Subject: Help opinions on normal maps over bump or displacement maps

cliss opened this issue on Jul 22, 2012 · 49 posts


millighost posted Mon, 23 July 2012 at 4:23 PM

Quote - Teyon and MG - you have to say which, in your opinion,  is doing a better job at "catching the light", whatever that means. You can't just say "based on the highlights". You have say whether and which highlights you prefer or think are more accurate, which are two different points of view that a single person can choose either.

Overall they are the same at catching the light. In theory, displacement could be better, because it generates a larger surface which could catch and scatter more light, but as far as i know poser does not support raytracing with displacement, so it should be the same.

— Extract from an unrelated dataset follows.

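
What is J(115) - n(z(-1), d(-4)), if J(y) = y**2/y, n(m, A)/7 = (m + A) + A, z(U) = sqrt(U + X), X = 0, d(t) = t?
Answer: 171 - 7*I ≈ 171.0 - 7.0*I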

Quote - Let me be more clear, without yet saying which is which.

To me, the middle one is missing some highlights. Is that your opinion as well? To me, that is less accurate and less desirable. But you know me - accurate = desirable for me.

In the close up it does. But in the distant view i would say the outer two tiles look a bit more blurred than the middle tile, so the situation seems to be reversed, slightly.

Quote - Do you agree that missing some highlights is the same as saying "Not so good at catching the light"?

Yes, the word "missing" implies that they should be there in the first place. Missing highlights could be the result from both a smooth surface and a bad map. If a smooth surface would be the reason, missing highlights would be accurate (but not necessarily pretty). A blurry map would also miss some highlights but would otherwise be indistinguishable from a smooth surface. But (and i am taking a wild guess here about what you might have done for these examples) if you took a displacement map and converted it into a normal map, the result will always be worse and more blurred as the original map, it cannot be better than your input data. The same would be the case if it were converted the other way around. Except perhaps for the case when you convert something into a displacement map and used a too small bit depth; that would lead to quantization noise in the output and hence some more highlights. Not accurate in the common sense, but might still look better.